The book itself: As mentioned earlier, this is a short novel (only around 160 pages). The translation, by Mark Ealey, is, for the most part, exceptional. This is no faint praise. I have read a few pieces of Japanese fiction translated for English release, and it is very common to see either bland interpretations (as if they directly translated through a Japanese-English dictionary) or works that try too hard to replicate conversation through American jargon. I cannot say how Yoshimura's tone matches its English counterpart, but this work is accessible and completely readable/enjoyable.
There are, however, two issues that I had with the translation. Towards the end, there is a scene where a local plant is mentioned, and the Japanese name is given, along with a definition in parenthesis. This (a mentioned in the Kattekoppen review) breaks the illusion of immersion and reminds me that there is a writer lurking somewhere directing action. My opinion; if you are going to mention indigenous items that might be unfamiliar to the reader, add a definition list or glossary at the beginning or end. Or trust the reader to Google it themselves. Second, at one point at the very end, Isaku and a villager are talking, and one of them responds with "y'know". This is one of those forced colloquialisms that is a potential dealkiller. This is a medieval island village, I don't think any language at the time used that term. But I am not an historian either.
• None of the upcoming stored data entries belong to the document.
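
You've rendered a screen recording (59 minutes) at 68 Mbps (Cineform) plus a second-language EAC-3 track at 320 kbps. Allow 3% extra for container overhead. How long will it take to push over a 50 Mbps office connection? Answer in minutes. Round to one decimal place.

59 min = 3540 s
Audio: 320 kbps = 0.320 Mbps.
Total bitrate: 68.320 Mbps.
File: 68.320 Mbps × 3540 s = 241852.8 Mb.
With 3% container overhead: ×1.03. → 249108.4 Mb.
At 50 Mbps: 249108.4 / 50 = 4982.2 s ≈ 83 minutes.

83.0 minutes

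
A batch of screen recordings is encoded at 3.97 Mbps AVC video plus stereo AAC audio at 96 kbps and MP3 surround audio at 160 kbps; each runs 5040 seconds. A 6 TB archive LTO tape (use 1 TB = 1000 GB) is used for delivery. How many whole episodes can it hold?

Audio total: 96 + 160 = 256 kbps = 0.256 Mbps.
Total bitrate: 4.226 Mbps.
Per item: 4.226 Mbps × 5040 s = 21,299 Mb = 2,662 MB.
Capacity: 6 TB = 48,000,000 Mb; 2253.62 items → 2253 complete.

2253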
On a final note, assuming you have not read the spoilers section, I can see some readers having an issue with the ending. I can tell you, it is a very open ending. My opinion is that Yoshimura wants to leave the reader with the same kind of worrisome knot in their stomach that Isaku must have at the end. Others might demand closure, they will want it spelled out for them in plain view. Those people will be upset and feel shortchanged. I am fine with the ending, others might want to knock my rating down a few points. But I believe that the story that needed to be told was told.

Closing thoughts: As well written as this novel is, it is undeniably bleak. It is very difficult to be sympathetic towards many of the villagers, although you will find yourself rooting for Isaku the whole way through. This novel shows well that although a people may seem primitive, or quaint, it doesn't mean that they are stupid, naive, or necessarily good-hearted. Given their harsh living conditions, are their actions understandable or criminal? Or is it justified under life's pecking order? The villagers' own best resources are continually exploited by the broker in the next village; how much nobler or villainous is that compared to the worship of O-fune-sama? In fact, all it does it validate my favorite quote by Bertrand Russell, that "life is nothing but a competition to be the criminal rather than the victim".

Here's What It Is:
A lean, mean little postcard from medieval Japan. A well-written, well-translated novel about karma's fury that will get zero votes for 'Feel Good Novel of the Year'.

Final Score:


The Cover:

There are two covers that I know of floating around for this title. The one depicted above is a simple illustration that sets the tone of the novel well. A lone ship traverses choppy waters under a cloudy sky, much like how Isaku weathers his stormy life alone. The piece looks to be rendered in charcoal and conte crayon.